Why would so many handgun owners put their kids (and other kids) at such risk? Consider how handguns are marketed in America. The core marketing appeal is to fear - the fear of being unarmed when faced with an armed attacker. Some years ago, a particularly infamous Beretta ad showed a Beretta semiautomatic pistol and a bullet for the gun sitting unsecured on a nightstand table. Next to the gun were a photo of a woman with two young children and a clock showing the time as 11:26 p.m. The headline read, "Tip the odds in your favor." The text addressed those who are "considering a handgun for personal protection."

The ad was a transparent attempt to exploit the entirely understandable fears of single mothers and it went so far as to depict the completely unsecured storage of a pistol next to its unsecured ammunition in a house with young children! The irony of all this is that when Beretta and other gun makers are sued for failing to install safety devices to prevent accidental shootings involving children, their response invariably is to blame the gun owner for leaving guns unsecured, precisely the conduct encouraged by the industry's fear-based marketing.

The problem is that the legitimate fear of criminal attack leads too many gun owners to the conclusion that it is not enough to possess a gun; they need immediate access to their gun. Some years ago, the National Rifle Association published a poster posing this question to women considering buying a gun: "Should you shoot a rapist before he cuts your throat?" The question, of course, supplies the answer. If the issue of gun ownership is framed so that the only relevant consideration is whether you should be able to shoot an attacker as he approaches in your bedroom, then it makes perfect sense to have a loaded handgun in the nightstand. No time to mess around with unlocking a trigger lock and loading the gun. But this framing of the issue ignores the other risks created by the loaded gun in the nightstand, like the risk of children shooting children. That risk is not confined to the children of gun owners, as shown in the South Carolina shooting.

Despite the gun industry's fear-based strategy for selling handguns, every major handgun manufacturer warns its consumers to store their guns locked and unloaded, with the ammunition and the gun stored in different locations. These warnings represent the gun industry's implicit recognition that the benefits of immediate access to handguns in resisting attack are outweighed by the risks of unsecured guns.

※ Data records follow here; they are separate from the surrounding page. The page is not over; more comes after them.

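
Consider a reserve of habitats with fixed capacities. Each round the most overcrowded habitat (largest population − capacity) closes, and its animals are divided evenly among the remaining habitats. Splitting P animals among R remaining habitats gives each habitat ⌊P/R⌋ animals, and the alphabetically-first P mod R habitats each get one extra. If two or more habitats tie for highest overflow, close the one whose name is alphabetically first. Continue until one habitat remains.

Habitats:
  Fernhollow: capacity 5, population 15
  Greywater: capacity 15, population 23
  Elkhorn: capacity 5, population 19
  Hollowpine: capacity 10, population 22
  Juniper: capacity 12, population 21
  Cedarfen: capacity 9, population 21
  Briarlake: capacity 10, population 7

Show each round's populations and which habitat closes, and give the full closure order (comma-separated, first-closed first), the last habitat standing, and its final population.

Closure order: Elkhorn, Cedarfen, Hollowpine, Fernhollow, Greywater, Juniper
Last habitat: Briarlake with 128 animals

Round 1: Briarlake=7 Cedarfen=21 Elkhorn=19 Fernhollow=15 Greywater=23 Hollowpine=22 Juniper=21 → close Elkhorn (overflow 14)
  19÷6 = 3 each, +1 to first 1
Round 2: Briarlake=11 Cedarfen=24 Fernhollow=18 Greywater=26 Hollowpine=25 Juniper=24 → close Cedarfen (overflow 15)
  24÷5 = 4 each, +1 to first 4
Round 3: Briarlake=16 Fernhollow=23 Greywater=31 Hollowpine=30 Juniper=28 → close Hollowpine (overflow 20)
  30÷4 = 7 each, +1 to first 2
Round 4: Briarlake=24 Fernhollow=31 Greywater=38 Juniper=35 → close Fernhollow (overflow 26)
  31÷3 = 10 each, +1 to first 1
Round 5: Briarlake=35 Greywater=48 Juniper=45 → close Greywater (overflow 33)
  48÷2 = 24 each, +1 to first 0
Round 6: Briarlake=59 Juniper=69 → close Juniper (overflow 57)
  69÷1 = 69 each, +1 to first 0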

When children are shot because these warnings are ignored, gun owners should be legally accountable, as they are now in eighteen states. Under the threat of legal liability, some years ago major gun manufacturers began to design their guns with internal locks to prevent access by children and other unauthorized users. All guns should be required to have such locks.

Yes, in the landmark Second Amendment case District of Columbia v. Heller, the Supreme Court last year found a constitutional right to have handguns in the home for self-defense. In that same ruling, the Court also suggested that "laws regulating the storage of firearms to prevent accidents" are entirely compatible with that right.

There is no right to render children defenseless against guns.